Esteban groaned and hauled himself to his feet, picking up the three feet of polished plasteel lying in the sand at his feet: the reason, more or less, why they were out here at all.
In the days when their parents were children, this area had been the front lines of the Patagonia-MesaVerde war. The border, and the war, had moved on, and now it was just another lonely stretch of desert, much the same as any other.
Despite repeated warnings to stay away from the area, the children of the local ranchers liked come out here and collect souvenirs. Esteban Lertxundi had become the envy of the neighborhood, and inadvertently precipitated this hunting expedition, when he'd found an actual, functional Rhys-Madsen repeating blast rifle not too long ago. Jackie Lobo had nothing anywhere near so cool as that, just an assortment of shell casings and other detritus lining the windowsills of her bedroom. So she'd bullied and ultimately blackmailed Esteban into taking her out and showing her where he'd found the rifle. The ultimate leverage was obtained by threatening to tell his parents about the gun; naturally, military ordnance in the hands of a ten-year-old was somewhat frowned upon, even for the paranoid and secretive ranchers.
Trailed by her unenthusiastic friend and the panting dog, Jackie picked her way across cracked and broken ground, homing in on the reflective flash that she'd caught through the binoculars. The children passed the hulk of a destroyed vehicle of some kind, stripped by fire so that only its skeleton remained, rearing out of the sand. The years had scoured it to the color of the surrounding rocks. Esteban spared it a curious glance; Jackie's eyes were all for the elusive flashes among the rocks ahead. They reached the spot and stared curiously at the glimmers where the wind had moved sand away from the object buried beneath.
"Glass," Esteban said with the conviction of his six standard months' age advantage over Jackie.
"Nnnn." Tongue between her teeth, the girl reached out the tip of her shotgun to tap at the mysterious object, then paused and began gently using the gun's muzzle to shift sand away from the edges.
"What're you doin'?"
She worked in silence for another moment, then grinned. "Yup. Proximity mine."
Esteban made a small squeaking sound and danced several quick steps backward. "Don't
touch it!"
"Baby," Jackie scoffed, continuing to scrape sand away with small, gentle sweeps of the shotgun's tip. This was even better than Esteban's Rhys-Madsen; she couldn't believe her luck. "It can't work, else something would've set it off by now. Dud, gotta be."
"I notice
you ain't touching it," Esteban snapped from a good ten-meter distance. "If it's so safe, I dare you to touch it. Double dog dare."
Jackie sighed. "'Kay, fine, can't listen to you whining all day." She whistled to the dog, backed up a few steps and picked up a hand-sized rock.
"I'd get farther back, I was you."
"It's a dud." She tossed the rock.
The resulting explosion knocked her off her feet and showered both children with a cascade of sand and bits of shrapnel.

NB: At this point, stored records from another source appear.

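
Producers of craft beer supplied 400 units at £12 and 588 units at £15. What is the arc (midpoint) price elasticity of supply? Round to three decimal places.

ΔQ = 588 − 400 = 188; ΔP = 15 − 12 = 3.
Midpoints: P̄ = 13.50, Q̄ = 494.0.
ε_s = (ΔQ/ΔP)(P̄/Q̄) = (188/3)(13.50/494.0).

1.713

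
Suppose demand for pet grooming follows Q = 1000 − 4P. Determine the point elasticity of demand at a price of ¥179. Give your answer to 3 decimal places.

At P = 179, Q = 284.
dQ/dP = −4.
ε = (dQ/dP)(P/Q) = (-4)(179/284).

-2.521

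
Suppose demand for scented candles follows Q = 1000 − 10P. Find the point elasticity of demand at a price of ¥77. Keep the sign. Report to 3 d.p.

At P = 77, Q = 230.
dQ/dP = −10.
ε = (dQ/dP)(P/Q) = (-10)(77/230).
|ε| > 1, so demand is elastic at this price.

-3.348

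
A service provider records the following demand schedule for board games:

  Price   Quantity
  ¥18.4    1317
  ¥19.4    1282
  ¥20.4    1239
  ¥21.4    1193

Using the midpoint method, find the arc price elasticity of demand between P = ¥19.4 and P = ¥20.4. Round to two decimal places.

-0.68

At P = 19.4, Q = 1282; at P = 20.4, Q = 1239.
ΔQ = -43, ΔP = 1.0. Midpoints: P̄ = 19.90, Q̄ = 1260.5.
ε = (ΔQ/ΔP)(P̄/Q̄) = (-43/1.0)(19.90/1260.5).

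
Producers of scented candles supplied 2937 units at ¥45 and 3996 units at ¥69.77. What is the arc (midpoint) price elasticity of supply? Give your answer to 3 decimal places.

ΔQ = 3996 − 2937 = 1059; ΔP = 69.77 − 45 = 24.77.
Midpoints: P̄ = 57.38, Q̄ = 3466.5.
ε_s = (ΔQ/ΔP)(P̄/Q̄) = (1059/24.77)(57.38/3466.5).

0.708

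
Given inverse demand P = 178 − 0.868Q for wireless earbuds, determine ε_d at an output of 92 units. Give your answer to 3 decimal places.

At Q = 92, P = 178 − 0.868(92) = 98.14.
dP/dQ = −0.868, so dQ/dP = 1/(−0.868) = -1.152.
ε = (dQ/dP)(P/Q) = (-1.152)(98.14/92).

-1.229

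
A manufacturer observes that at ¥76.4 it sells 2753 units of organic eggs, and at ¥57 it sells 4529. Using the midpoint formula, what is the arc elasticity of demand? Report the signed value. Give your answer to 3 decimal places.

-1.677

ΔQ = 4529 − 2753 = 1776; ΔP = 57 − 76.4 = -19.4.
Midpoints: P̄ = 66.70, Q̄ = 3641.0.
ε = (ΔQ/ΔP)(P̄/Q̄) = (1776/-19.4)(66.70/3641.0).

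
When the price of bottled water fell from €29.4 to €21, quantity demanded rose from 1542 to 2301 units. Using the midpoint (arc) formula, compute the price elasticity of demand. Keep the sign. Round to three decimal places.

-1.185

ΔQ = 2301 − 1542 = 759; ΔP = 21 − 29.4 = -8.4.
Midpoints: P̄ = 25.20, Q̄ = 1921.5.
ε = (ΔQ/ΔP)(P̄/Q̄) = (759/-8.4)(25.20/1921.5).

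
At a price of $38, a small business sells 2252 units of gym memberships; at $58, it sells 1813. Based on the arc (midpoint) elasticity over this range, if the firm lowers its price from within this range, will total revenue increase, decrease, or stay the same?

Arc ε = (-439/20)(48.00/2032.5) ≈ -0.518.
|ε| = 0.52 < 1, so demand is inelastic. A price cut therefore reduces total revenue.

decrease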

The dog, whining, hid behind Esteban. Jackie picked herself up, pale and shaken. Both of them stared at the crater in the sand for a few minutes.

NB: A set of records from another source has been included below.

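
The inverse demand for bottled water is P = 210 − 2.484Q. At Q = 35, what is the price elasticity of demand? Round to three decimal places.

-1.415

At Q = 35, P = 210 − 2.484(35) = 123.06.
dP/dQ = −2.484, so dQ/dP = 1/(−2.484) = -0.403.
ε = (dQ/dP)(P/Q) = (-0.403)(123.06/35).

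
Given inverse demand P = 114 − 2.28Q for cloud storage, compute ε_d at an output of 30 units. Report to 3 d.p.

-0.667

At Q = 30, P = 114 − 2.28(30) = 45.60.
dP/dQ = −2.28, so dQ/dP = 1/(−2.28) = -0.439.
ε = (dQ/dP)(P/Q) = (-0.439)(45.60/30).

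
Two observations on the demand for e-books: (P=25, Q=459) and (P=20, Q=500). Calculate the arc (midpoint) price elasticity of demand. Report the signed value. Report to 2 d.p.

-0.38

ΔQ = 500 − 459 = 41; ΔP = 20 − 25 = -5.
Midpoints: P̄ = 22.50, Q̄ = 479.5.
ε = (ΔQ/ΔP)(P̄/Q̄) = (41/-5)(22.50/479.5).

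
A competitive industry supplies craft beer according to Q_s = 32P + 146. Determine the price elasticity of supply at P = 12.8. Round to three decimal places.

0.737

At P = 12.8, Q_s = 555.60.
dQ_s/dP = 32.
ε_s = (dQ_s/dP)(P/Q_s) = (32)(12.8/555.60).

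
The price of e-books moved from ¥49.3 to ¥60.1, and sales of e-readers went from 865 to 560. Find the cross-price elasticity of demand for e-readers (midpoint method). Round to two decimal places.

-2.17

ΔQ_x = 560 − 865 = -305; ΔP_y = 60.1 − 49.3 = 10.8.
Midpoints: P̄_y = 54.70, Q̄_x = 712.5.
ε_xy = (ΔQ_x/ΔP_y)(P̄_y/Q̄_x) = (-305/10.8)(54.70/712.5).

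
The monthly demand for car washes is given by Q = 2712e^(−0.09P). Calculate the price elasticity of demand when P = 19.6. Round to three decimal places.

-1.764

At P = 19.6, Q = 464.723.
dQ/dP = −0.09·2712e^(−0.09P) = −0.09Q = -41.825.
ε = (dQ/dP)(P/Q) = (-41.825)(19.6/464.723).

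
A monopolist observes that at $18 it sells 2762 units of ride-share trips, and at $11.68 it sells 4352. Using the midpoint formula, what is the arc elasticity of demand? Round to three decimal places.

ΔQ = 4352 − 2762 = 1590; ΔP = 11.68 − 18 = -6.32.
Midpoints: P̄ = 14.84, Q̄ = 3557.0.
ε = (ΔQ/ΔP)(P̄/Q̄) = (1590/-6.32)(14.84/3557.0).

-1.050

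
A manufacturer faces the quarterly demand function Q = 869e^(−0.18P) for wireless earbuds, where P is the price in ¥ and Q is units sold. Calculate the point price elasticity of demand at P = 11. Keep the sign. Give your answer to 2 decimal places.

At P = 11, Q = 119.982.
dQ/dP = −0.18·869e^(−0.18P) = −0.18Q = -21.597.
ε = (dQ/dP)(P/Q) = (-21.597)(11/119.982).

-1.98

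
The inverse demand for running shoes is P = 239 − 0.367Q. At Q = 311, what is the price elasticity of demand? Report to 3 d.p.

At Q = 311, P = 239 − 0.367(311) = 124.86.
dP/dQ = −0.367, so dQ/dP = 1/(−0.367) = -2.725.
ε = (dQ/dP)(P/Q) = (-2.725)(124.86/311).

-1.094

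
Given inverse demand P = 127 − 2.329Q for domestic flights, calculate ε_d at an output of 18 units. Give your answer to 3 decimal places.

At Q = 18, P = 127 − 2.329(18) = 85.08.
dP/dQ = −2.329, so dQ/dP = 1/(−2.329) = -0.429.
ε = (dQ/dP)(P/Q) = (-0.429)(85.08/18).

-2.029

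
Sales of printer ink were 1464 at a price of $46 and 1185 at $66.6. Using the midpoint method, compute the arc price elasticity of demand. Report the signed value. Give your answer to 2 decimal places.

ΔQ = 1185 − 1464 = -279; ΔP = 66.6 − 46 = 20.6.
Midpoints: P̄ = 56.30, Q̄ = 1324.5.
ε = (ΔQ/ΔP)(P̄/Q̄) = (-279/20.6)(56.30/1324.5).

-0.58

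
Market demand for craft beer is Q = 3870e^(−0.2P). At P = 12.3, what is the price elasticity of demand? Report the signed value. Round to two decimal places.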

"Dud," Esteban said eventually.
"Shut up."
After another moment or two, Jackie adjusted her wide-brimmed hat atop her braids, and marched resulutely to the edge of the crater. Squatting, she began picking up scraps of metal.
"What are you doing?"
"Ain't leaving without my bomb."
Esteban laughed in disbelief. "You blew it up!"

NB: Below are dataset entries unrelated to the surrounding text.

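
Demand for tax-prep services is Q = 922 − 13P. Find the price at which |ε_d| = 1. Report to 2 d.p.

35.46

For linear demand Q = a − bP, ε = −bP/(a − bP). |ε| = 1 when bP = a − bP, i.e. P = a/(2b).
P = 922/(2·13) = 922/26 = 35.4615.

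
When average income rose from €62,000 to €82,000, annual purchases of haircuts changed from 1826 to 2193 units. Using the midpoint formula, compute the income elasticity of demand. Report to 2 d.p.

ΔQ = 367, ΔI = 20000. Midpoints: Ī = 72,000, Q̄ = 2009.5.
ε_I = (ΔQ/ΔI)(Ī/Q̄) = (367/20000)(72000/2009.5).

0.66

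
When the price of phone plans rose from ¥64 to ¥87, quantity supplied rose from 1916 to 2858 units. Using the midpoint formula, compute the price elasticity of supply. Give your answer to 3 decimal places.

ΔQ = 2858 − 1916 = 942; ΔP = 87 − 64 = 23.
Midpoints: P̄ = 75.50, Q̄ = 2387.0.
ε_s = (ΔQ/ΔP)(P̄/Q̄) = (942/23)(75.50/2387.0).

1.295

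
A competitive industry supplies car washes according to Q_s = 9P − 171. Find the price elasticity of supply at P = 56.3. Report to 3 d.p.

1.509

At P = 56.3, Q_s = 335.70.
dQ_s/dP = 9.
ε_s = (dQ_s/dP)(P/Q_s) = (9)(56.3/335.70).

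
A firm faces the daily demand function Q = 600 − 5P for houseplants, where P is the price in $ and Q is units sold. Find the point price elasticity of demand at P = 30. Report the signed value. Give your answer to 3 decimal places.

-0.333

At P = 30, Q = 450.
dQ/dP = −5.
ε = (dQ/dP)(P/Q) = (-5)(30/450).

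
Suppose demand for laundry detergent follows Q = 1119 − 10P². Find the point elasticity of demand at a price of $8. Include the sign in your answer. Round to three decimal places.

-2.672

At P = 8, Q = 479.
dQ/dP = −20P = -160.
ε = (dQ/dP)(P/Q) = (-160)(8/479).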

"I know. It's still mine. Finders keepers."
The boy sighed and settled himself in the shade of the nearest boulder. The dog flopped down by his feet. He set the blast rifle carefully down beside him and lay back with his hands folded behind his head, resigned to stay out here for a while yet.
"You missed one over there."
"Shut up, Esteban."
Author's Notes: "Lertxundi" is a Basque surname. This story was written for a writing challenge at a writers' community on Livejournal; the prompts I used were "desert", "explosion", and "arrogance".